Current prices will incentivise US producers to increase production

Gulf News

Abu Dhabi: Oil prices are expected to rise further due to geopolitical tensions in the Middle East and a drawdown in the global oil inventories, analysts said on Sunday.

“Increased geopolitical risk is certainly going to be a bullish factor for crude prices in the near term even if there is little direct impact to oil production from the US strikes on Syria,” Edward Bell, commodity analyst from Emirates NBD told Gulf News.

Western powers led by US fired as many as 105 missiles against Syria to dismantle its chemical weapons programme over the weekend, raising concerns about a potential supply squeeze in the region should the conflict blow out of proportion.

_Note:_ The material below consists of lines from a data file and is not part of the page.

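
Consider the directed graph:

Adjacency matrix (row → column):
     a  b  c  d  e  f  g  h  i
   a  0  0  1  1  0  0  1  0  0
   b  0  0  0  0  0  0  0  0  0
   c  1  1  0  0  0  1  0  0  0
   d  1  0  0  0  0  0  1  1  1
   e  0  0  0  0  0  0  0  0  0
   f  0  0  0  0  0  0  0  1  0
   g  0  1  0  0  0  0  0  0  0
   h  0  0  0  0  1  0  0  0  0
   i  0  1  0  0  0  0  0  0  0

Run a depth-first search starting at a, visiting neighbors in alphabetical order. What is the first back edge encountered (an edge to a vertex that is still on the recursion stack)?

c->a

DFS from a (visiting neighbors in alphabetical order); mark gray on enter, black on exit:
a gray
  c gray
    c→a: a is gray → back edge
First back edge: c → a.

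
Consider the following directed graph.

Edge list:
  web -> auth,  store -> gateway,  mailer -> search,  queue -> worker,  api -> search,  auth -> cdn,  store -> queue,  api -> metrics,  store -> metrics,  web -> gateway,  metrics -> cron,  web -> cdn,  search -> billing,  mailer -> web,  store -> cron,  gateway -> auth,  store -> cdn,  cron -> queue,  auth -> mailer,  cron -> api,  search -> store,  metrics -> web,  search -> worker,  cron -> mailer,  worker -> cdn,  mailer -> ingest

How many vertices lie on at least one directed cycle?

9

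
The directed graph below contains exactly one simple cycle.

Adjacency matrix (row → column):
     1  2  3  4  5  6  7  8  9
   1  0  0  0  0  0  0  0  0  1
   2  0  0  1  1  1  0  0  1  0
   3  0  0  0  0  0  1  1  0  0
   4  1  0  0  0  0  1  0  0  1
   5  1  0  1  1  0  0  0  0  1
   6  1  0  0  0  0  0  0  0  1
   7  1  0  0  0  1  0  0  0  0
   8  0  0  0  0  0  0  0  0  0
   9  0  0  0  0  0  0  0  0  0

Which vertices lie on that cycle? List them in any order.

3, 5, 7

DFS with gray/black marking from 3:
3 gray
  7 gray
    5 gray
      1 gray
        9 gray
        9 black
      1 black
      5→3: 3 is gray → back edge
Back edge closes the cycle 3 → 7 → 5 → 3; its vertices are {3, 5, 7}.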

Brent, the global benchmark, was trading at $72.58 (Dh266) per barrel, up by 0.78 per cent, and the West Texas Intermediate was at $67.39 per barrel, up by 0.48 per cent, when markets closed on Friday.

“Prices may have more to go in the current market conditions as the strikes are occurring just as the IEA (International Energy Agency) affirmed that Opec has more or less achieved its objective in drawing down global inventories,” he added.

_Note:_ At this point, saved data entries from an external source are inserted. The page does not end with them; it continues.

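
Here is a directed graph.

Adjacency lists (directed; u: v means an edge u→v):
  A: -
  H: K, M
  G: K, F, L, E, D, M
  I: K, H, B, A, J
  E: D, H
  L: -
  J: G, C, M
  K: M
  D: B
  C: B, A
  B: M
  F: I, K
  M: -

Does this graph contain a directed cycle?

Yes

DFS with white/gray/black marking, starting from B:
B gray
  M gray
  M black
B black
A gray
A black
H gray
  K gray
    K→M: M black — skip
  K black
  H→M: M black — skip
H black
G gray
  G→K: K black — skip
  F gray
    I gray
      I→K: K black — skip
      I→H: H black — skip
      I→B: B black — skip
      I→A: A black — skip
      J gray
        J→G: G is gray → back edge
Back edge found, so a cycle exists: G → F → I → J → G.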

Oil producers led by Saudi Arabia and Russia are cutting production by about 1.8 million barrels a day in order to help lower global oil inventories and prop up prices under a deal that is to expire at the end of 2018. Oil prices have risen substantially since the agreement came into effect early last year.

Compliance

Echoing similar views, Benjamin Lu, commodity analyst from Phillip Futures in Singapore said the markets have been extremely bullish on prices due to a glowing Opec (Organisation of the Petroleum Exporting Countries) report on oil fundamentals along with escalating tensions in the Middle East.

“Opec reports have demonstrated for robust levels of compliance within the preset production parameters,” he told Gulf News adding that OECD (The Organisation for Economic Cooperation and Development) commercial stock levels have declined and are currently standing at 43 million barrels above the 5 year average.

“A revision in forecasted global oil demand levels have kept prices up too for most of the week.”

He, however said that current prices will incentivise US producers to increase production and put pressure on oil prices.

Rig count in the US has gone up by five to 1,008 rigs last week, according to a weekly report from Baker Hughes, a GE Company.